Robert George usually just describes himself as a professor at Princeton University, but lately he’s been stepping out more into the public arena, and with such visibility comes accountability. George is not just a professor, but a leader and lead funder of the Catholic Right. He founded and serves as chairman of the National Organization for Marriage and co-authored the Manhattan Declaration, which calls upon Christians to defy laws if that’s what it takes to maintain Christian anti-gay principles. He also founded the American Principles Project (APP), which sponsored Sen. Jim DeMint’s (R-SC) GOP presidential candidate forum on Monday, including George as one of the panelists.
But in addition to his solid anti-gay credentials, George is apparently well-connected to Islamophobia, serving on the board of the Lynde and Harry Bradley Foundation, one of the top funders of anti-Islam extremism. In fact, the Bradley foundation has given over $5 million to groups like the David Horowitz Freedom Center, Frank Gaffney’s Center for Security Policy, and Daniel Pipes’ Middle East Forum. Unsurprisingly, the Bradley Foundation also supports anti-gay organizations like George’s NOM, the Eagle Forum, the Institute for American Values, and the Ethics and Public Policy Center. Last week, Faith in Public Life pointed out that Catholicism rejects Islamaphobia and called on George to renounce his connections to it:
George’s support for these conspiratorial extremists is particularly disappointing given his Catholic background, as the Church rejects this hostile approach to Islam. The Vatican has long been engaged in inter-religious dialogue with Muslim leaders, and when a historical quote in a 2006 speech by Pope Benedict appeared to support a more negative view of Islam as intrinsically violent, the Pope quickly apologized and clarified that he has “total and profound respect for all Muslims” and the Quran which he described as “the holy book of a great religion.”

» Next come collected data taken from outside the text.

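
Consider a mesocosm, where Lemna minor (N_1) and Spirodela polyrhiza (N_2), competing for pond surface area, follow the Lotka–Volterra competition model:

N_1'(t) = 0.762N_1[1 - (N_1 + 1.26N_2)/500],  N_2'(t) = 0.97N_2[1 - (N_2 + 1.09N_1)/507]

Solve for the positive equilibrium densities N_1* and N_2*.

Setting both brackets to zero gives the nullclines N_1 + 1.26N_2 = 500 and 1.09N_1 + N_2 = 507.
Substituting N_2 = 507 - 1.09N_1 into the first: N_1(1 - 1.26·1.09) = 500 - 1.26·507.
So N_1* = -139/-0.373 = 372, and then N_2* = 507 - 1.09·372 = 102.

N_1* ≈ 372, N_2* ≈ 102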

A prominent Catholic intellectual like George should have nothing to do with the rhetoric of these extremists. George should clarify whether he endorses these views his organization is funding, and if not, how he reconciles his position on the Lynde and Harry Bradley Foundation’s board.
It may be that George is not personally interested in Islamophobia, but continues to serve on the Bradley Foundation board just to get financial support for his anti-gay connections. He did admonish presidential candidate Herman Cain for expressing prejudice against appointing Muslims. It’s much more likely, though, that George appreciates how effectively the two go hand-in-hand. From a conservative Christian point of view, both gays and Muslims are a threat to the country (just ask Sally Kern), and there is arguably more to gain politically and financially by promoting fear of both than by distinguishing between the two. George’s own organization NOM has suggested gays have issued a “fatwa” and are “waging jihad” against Christians. Even if he doesn’t involve himself directly in Islamophobic efforts, George’s anti-gay efforts can (and clearly do) benefit from donors who believe in Christian superiority. It should be no surprise George is taking advantage of that, whether it compromises his Catholic values or not.